Prologis, the company building the facility, says it has done everything by the book.

The vacant Kmart on Northeast Sandy Boulevard, after fire. (Anthony Effinger)

The long-running fight over a shipping warehouse in the Argay Terrace neighborhood intensified this week as a group of environmental organizations called on the Oregon Land Use Board of Appeals to review the city of Portland’s decision to issue building permits for the project.

Neighbors for Clean Air, 1000 Friends of Oregon, and the Northwest Environmental Defense Center filed the petition with LUBA on Monday to stop San Francisco-based Prologis from building the warehouse on the site of the old Kmart on Northeast 122nd Avenue.

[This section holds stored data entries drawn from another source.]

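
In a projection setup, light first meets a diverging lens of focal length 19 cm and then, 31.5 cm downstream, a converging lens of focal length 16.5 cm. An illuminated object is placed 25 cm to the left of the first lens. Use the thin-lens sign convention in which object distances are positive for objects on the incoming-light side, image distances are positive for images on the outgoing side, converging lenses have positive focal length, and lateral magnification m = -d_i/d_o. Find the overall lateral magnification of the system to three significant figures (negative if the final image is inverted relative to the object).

-0.276

First lens: d_i1 = 1/(1/(-19) - 1/25) = -10.795 cm.
m_1 = -(-10.795)/25 = 0.4318.
With d_i1 < 0 the first image is virtual and lies on the object side; the object distance for lens 2 is d_o2 = 31.5 - (-10.795) = 42.295 cm.
Second lens: d_i2 = 1/(1/16.5 - 1/(42.295)) = 27.054 cm.
m_2 = -(27.054)/(42.295) = -0.6396.
Total m = m_1 x m_2 = (0.4318)(-0.6396) = -0.2762.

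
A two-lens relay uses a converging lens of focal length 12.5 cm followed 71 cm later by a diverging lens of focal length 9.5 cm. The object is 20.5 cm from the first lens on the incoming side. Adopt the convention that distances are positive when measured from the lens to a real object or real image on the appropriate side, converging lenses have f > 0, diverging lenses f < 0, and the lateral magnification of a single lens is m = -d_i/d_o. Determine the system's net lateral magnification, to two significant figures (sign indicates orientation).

-0.31

Applying the thin-lens equation to the first lens, 1/12.5 = 1/20.5 + 1/d_i1, which gives d_i1 = 32.031 cm.
Its lateral magnification is m_1 = -d_i1/d_o1 = -(32.031)/20.5 = -1.5625.
That image sits 38.969 cm in front of the second lens, so d_o2 = 38.969 cm.
Applying the thin-lens equation again with f_2 = -9.5 cm and d_o2 = 38.969 cm gives d_i2 = -7.638 cm.
m_2 = -(-7.638)/(38.969) = 0.1960.
Total m = m_1 x m_2 = (-1.5625)(0.1960) = -0.3063.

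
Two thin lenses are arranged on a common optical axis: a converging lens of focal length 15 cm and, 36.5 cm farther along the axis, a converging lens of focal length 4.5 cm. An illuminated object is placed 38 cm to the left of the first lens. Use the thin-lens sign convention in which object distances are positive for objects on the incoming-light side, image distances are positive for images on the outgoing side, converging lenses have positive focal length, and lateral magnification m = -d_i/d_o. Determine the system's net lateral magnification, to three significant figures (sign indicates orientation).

0.407

Lens 1: 1/d_i1 = 1/f_1 - 1/d_o1 = 1/15 - 1/38 = 0.04035 cm^-1, so d_i1 = 24.783 cm.
m_1 = -(24.783)/38 = -0.6522.
That image sits 11.717 cm in front of the second lens, so d_o2 = 11.717 cm.
Lens 2: 1/d_i2 = 1/f_2 - 1/d_o2 = 1/4.5 - 1/(11.717) = 0.13688 cm^-1, so d_i2 = 7.306 cm.
m_2 = -(7.306)/(11.717) = -0.6235.
Total m = m_1 x m_2 = (-0.6522)(-0.6235) = 0.4066.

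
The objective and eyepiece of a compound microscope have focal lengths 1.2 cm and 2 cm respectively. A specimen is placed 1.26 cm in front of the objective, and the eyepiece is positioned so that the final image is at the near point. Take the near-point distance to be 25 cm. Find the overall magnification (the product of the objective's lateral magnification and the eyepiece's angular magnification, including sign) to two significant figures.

-270

Objective: 1/d_i = 1/f_obj - 1/d_o = 1/1.2 - 1/1.26 = 0.03968 cm^-1, so d_i = 25.200 cm.
m_obj = -d_i/d_o = -25.200/1.26 = -20.000.
Eyepiece angular magnification (image at near point): M_eye = 1 + D/f_e = 1 + 25/2 = 13.500.
Overall M = m_obj x M_eye = (-20.000)(13.500) = -270.00.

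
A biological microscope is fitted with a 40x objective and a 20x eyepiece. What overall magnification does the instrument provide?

The overall magnification of a compound microscope is the product of the objective and eyepiece magnifications:
M = M_obj x M_eye = 40 x 20 = 800.

800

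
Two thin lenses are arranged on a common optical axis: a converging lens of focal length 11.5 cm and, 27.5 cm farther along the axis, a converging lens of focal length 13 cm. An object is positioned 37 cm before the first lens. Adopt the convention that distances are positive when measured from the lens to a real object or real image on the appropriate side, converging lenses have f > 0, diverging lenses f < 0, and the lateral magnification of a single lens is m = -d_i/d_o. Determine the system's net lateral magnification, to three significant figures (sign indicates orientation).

Applying the thin-lens equation to the first lens, 1/11.5 = 1/37 + 1/d_i1, which gives d_i1 = 16.686 cm.
Its lateral magnification is m_1 = -d_i1/d_o1 = -(16.686)/37 = -0.4510.
The intermediate image is 16.686 cm to the right of lens 1, so d_o2 = L - d_i1 = 27.5 - 16.686 = 10.814 cm.
Applying the thin-lens equation again with f_2 = 13 cm and d_o2 = 10.814 cm gives d_i2 = -64.300 cm.
m_2 = -(-64.300)/(10.814) = 5.9462.
Overall magnification: m = m_1 m_2 = -2.6816.

-2.68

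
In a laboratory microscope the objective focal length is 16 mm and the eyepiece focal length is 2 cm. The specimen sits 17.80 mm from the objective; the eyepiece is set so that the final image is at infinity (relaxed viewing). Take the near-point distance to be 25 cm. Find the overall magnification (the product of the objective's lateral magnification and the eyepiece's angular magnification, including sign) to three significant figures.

-111

Convert to cm: f_obj = 16 mm = 1.6 cm; d_o = 17.80 mm = 1.78 cm.
Objective: 1/d_i = 1/f_obj - 1/d_o = 1/1.6 - 1/1.78 = 0.06320 cm^-1, so d_i = 15.822 cm.
m_obj = -d_i/d_o = -15.822/1.78 = -8.889.
Eyepiece angular magnification (image at infinity): M_eye = D/f_e = 25/2 = 12.500.
Overall M = m_obj x M_eye = (-8.889)(12.500) = -111.11.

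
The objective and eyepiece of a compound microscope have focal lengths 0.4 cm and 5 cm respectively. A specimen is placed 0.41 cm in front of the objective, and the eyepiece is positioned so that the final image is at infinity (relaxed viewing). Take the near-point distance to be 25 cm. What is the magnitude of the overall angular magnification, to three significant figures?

Objective: 1/d_i = 1/f_obj - 1/d_o = 1/0.4 - 1/0.41 = 0.06098 cm^-1, so d_i = 16.400 cm.
m_obj = -d_i/d_o = -16.400/0.41 = -40.000.
Eyepiece angular magnification (image at infinity): M_eye = D/f_e = 25/5 = 5.000.
Overall M = m_obj x M_eye = (-40.000)(5.000) = -200.00.
|M| = 200.00.

200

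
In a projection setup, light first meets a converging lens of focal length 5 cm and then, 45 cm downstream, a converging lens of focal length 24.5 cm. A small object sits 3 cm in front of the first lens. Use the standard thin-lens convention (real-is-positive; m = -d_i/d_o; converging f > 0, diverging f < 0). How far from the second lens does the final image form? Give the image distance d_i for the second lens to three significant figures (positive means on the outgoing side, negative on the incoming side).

45.9 cm

Applying the thin-lens equation to the first lens, 1/5 = 1/3 + 1/d_i1, which gives d_i1 = -7.500 cm.
With d_i1 < 0 the first image is virtual and lies on the object side; the object distance for lens 2 is d_o2 = 45 - (-7.500) = 52.500 cm.
Applying the thin-lens equation again with f_2 = 24.5 cm and d_o2 = 52.500 cm gives d_i2 = 45.938 cm.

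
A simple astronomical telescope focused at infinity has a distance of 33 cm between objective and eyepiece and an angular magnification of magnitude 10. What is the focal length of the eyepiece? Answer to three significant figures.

3.00 cm

In normal adjustment the tube length equals f_obj + f_eye and |M| = f_obj/f_eye.
So f_obj = 10 f_eye and 10 f_eye + f_eye = 33 cm, giving f_eye = 33/11 = 3.000 cm and f_obj = 30.000 cm.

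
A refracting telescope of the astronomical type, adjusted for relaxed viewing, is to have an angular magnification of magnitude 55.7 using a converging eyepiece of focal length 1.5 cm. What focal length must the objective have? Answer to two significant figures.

|M| = f_obj/|f_eye|, so f_obj = |M| x |f_eye| = 55.7 x 1.5 = 83.550 cm.

84 cm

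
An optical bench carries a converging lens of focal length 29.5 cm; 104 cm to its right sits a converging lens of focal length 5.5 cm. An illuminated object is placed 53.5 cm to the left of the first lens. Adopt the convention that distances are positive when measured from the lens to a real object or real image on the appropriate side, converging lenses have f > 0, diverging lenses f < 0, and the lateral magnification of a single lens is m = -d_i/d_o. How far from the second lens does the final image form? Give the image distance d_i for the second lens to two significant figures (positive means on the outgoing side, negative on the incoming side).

Lens 1: 1/d_i1 = 1/f_1 - 1/d_o1 = 1/29.5 - 1/53.5 = 0.01521 cm^-1, so d_i1 = 65.760 cm.
Object distance for lens 2: d_o2 = 104 - 65.760 = 38.240 cm.
Lens 2: 1/d_i2 = 1/f_2 - 1/d_o2 = 1/5.5 - 1/(38.240) = 0.15567 cm^-1, so d_i2 = 6.424 cm.

6.4 cm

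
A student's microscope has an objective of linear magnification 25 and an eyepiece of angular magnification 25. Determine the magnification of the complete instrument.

The overall magnification of a compound microscope is the product of the objective and eyepiece magnifications:
M = M_obj x M_eye = 25 x 25 = 625.

625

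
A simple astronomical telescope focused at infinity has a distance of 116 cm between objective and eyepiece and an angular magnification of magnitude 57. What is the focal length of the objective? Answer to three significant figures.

In normal adjustment the tube length equals f_obj + f_eye and |M| = f_obj/f_eye.
So f_obj = 57 f_eye and 57 f_eye + f_eye = 116 cm, giving f_eye = 116/58 = 2.000 cm and f_obj = 114.000 cm.

114 cm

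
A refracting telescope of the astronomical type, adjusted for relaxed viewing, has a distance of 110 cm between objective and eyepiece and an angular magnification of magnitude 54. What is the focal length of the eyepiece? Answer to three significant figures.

In normal adjustment the tube length equals f_obj + f_eye and |M| = f_obj/f_eye.
So f_obj = 54 f_eye and 54 f_eye + f_eye = 110 cm, giving f_eye = 110/55 = 2.000 cm and f_obj = 108.000 cm.

2.00 cm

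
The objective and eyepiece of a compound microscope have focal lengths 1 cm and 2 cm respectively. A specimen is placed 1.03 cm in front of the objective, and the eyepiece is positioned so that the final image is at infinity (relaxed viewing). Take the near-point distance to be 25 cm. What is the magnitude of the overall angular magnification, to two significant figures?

420

Objective: 1/d_i = 1/f_obj - 1/d_o = 1/1 - 1/1.03 = 0.02913 cm^-1, so d_i = 34.333 cm.
m_obj = -d_i/d_o = -34.333/1.03 = -33.333.
Eyepiece angular magnification (image at infinity): M_eye = D/f_e = 25/2 = 12.500.
Overall M = m_obj x M_eye = (-33.333)(12.500) = -416.67.
|M| = 416.67.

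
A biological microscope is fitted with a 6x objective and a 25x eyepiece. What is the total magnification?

150

The overall magnification of a compound microscope is the product of the objective and eyepiece magnifications:
M = M_obj x M_eye = 6 x 25 = 150.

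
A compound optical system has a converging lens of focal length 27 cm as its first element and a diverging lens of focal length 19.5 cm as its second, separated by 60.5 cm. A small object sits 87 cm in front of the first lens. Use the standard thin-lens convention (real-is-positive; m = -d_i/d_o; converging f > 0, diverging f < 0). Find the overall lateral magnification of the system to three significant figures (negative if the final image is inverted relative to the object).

-0.215

Lens 1: 1/d_i1 = 1/f_1 - 1/d_o1 = 1/27 - 1/87 = 0.02554 cm^-1, so d_i1 = 39.150 cm.
m_1 = -(39.150)/87 = -0.4500.
Object distance for lens 2: d_o2 = 60.5 - 39.150 = 21.350 cm.
Lens 2: 1/d_i2 = 1/f_2 - 1/d_o2 = 1/(-19.5) - 1/(21.350) = -0.09812 cm^-1, so d_i2 = -10.192 cm.
m_2 = -(-10.192)/(21.350) = 0.4774.
Total m = m_1 x m_2 = (-0.4500)(0.4774) = -0.2148.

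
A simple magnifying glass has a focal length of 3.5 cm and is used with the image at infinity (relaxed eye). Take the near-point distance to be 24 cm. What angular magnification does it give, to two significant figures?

M = D/f = 24/3.5 = 6.857.

6.9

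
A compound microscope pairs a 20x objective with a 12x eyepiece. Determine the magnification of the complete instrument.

The overall magnification of a compound microscope is the product of the objective and eyepiece magnifications:
M = M_obj x M_eye = 20 x 12 = 240.

240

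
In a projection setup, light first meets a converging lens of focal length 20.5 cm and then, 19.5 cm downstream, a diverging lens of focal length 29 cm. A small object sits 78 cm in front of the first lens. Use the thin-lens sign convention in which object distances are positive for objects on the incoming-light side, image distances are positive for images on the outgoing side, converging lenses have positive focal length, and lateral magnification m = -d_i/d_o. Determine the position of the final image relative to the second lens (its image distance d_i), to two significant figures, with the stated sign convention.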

Throughout the battle, which began in 2022, Argay residents have argued that the facility’s 37 new loading bays would drive more freight-truck traffic into a neighborhood that’s already blighted by it. The area just north of the site, across Sandy Boulevard, is lined with shipping warehouses. This one would be built south of Sandy, bordering apartment complexes, houses and schools.

“The city has repeatedly failed to ensure off-site impacts would be addressed before issuing the permits,” said Annette Stanhope, chair of the Historic Parkrose Neighborhood Association. “For over two years, our concerns about the negative impacts from the Prologis development, including diesel truck pollution and increased semi-truck traffic near our students’ schools, still have not been evaluated and addressed. LUBA is our last opportunity to have the community’s voice heard before this facility is completed.”

Prologis said in a statement: “We have worked cooperatively with the city and the community for over two years on this project and believe that the LUBA appeal has no basis. Throughout this process, we have followed all government requirements and stayed in close communication with the city.”

Prologis is at work on the site. The company has torn down the remains of the old Kmart, which caught fire last July, sending blackened pieces of insulation flying around East Portland.